Otras locuras
Esto no estaba antes
Seguimos con atención a Gustavo Dessal en El manicomio global. Hay en sus textos algo que nos interesa especialmente, no tanto por su desarrollo como por la zona que abre: una fricción entre goce, lenguaje y lo que hoy empieza a aparecer en pantalla sin cuerpo. Un fenómeno se muestra sin necesidad de cerrarse del todo. La perversión es una propiedad exclusiva del ser hablante.
No todos los humanos dan muestras de su goce más salvaje. No porque no esté ahí, sino porque algo lo contiene. El lenguaje, que atraviesa el cuerpo, también levanta una barrera. Entre lo que empuja y lo que detiene, algo queda dividido.
Han empezado a circular imágenes. No son reales. No hay cuerpos. No hay escenas filmadas. Y sin embargo, algo se muestra. No se trata de lo que ocurre, sino de que la aparición ya no depende de que algo haya ocurrido. Se intentan poner límites. Se entrenan para negarse. Para corregir. Pero el límite es frágil. Siempre lo ha sido.

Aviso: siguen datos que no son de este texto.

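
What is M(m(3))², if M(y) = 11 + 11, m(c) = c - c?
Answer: 484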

No se trata de si algo puede hacerse o no. Sino de que, si puede hacerse, alguien lo hará.
Durante mucho tiempo, la fantasía encontraba un borde. No todo podía mostrarse. No todo podía realizarse. Ahora no está claro dónde termina eso.
Falta muy poco para que la diferencia entre lo que existe y lo que aparece deje de ser evidente.
Nota editorial
Gustavo Dessal es autor de Inconsciente 3.0 (Xoroi), donde explora las transformaciones de la subjetividad en la era digital y sus implicaciones en la clínica y la cultura contemporánea.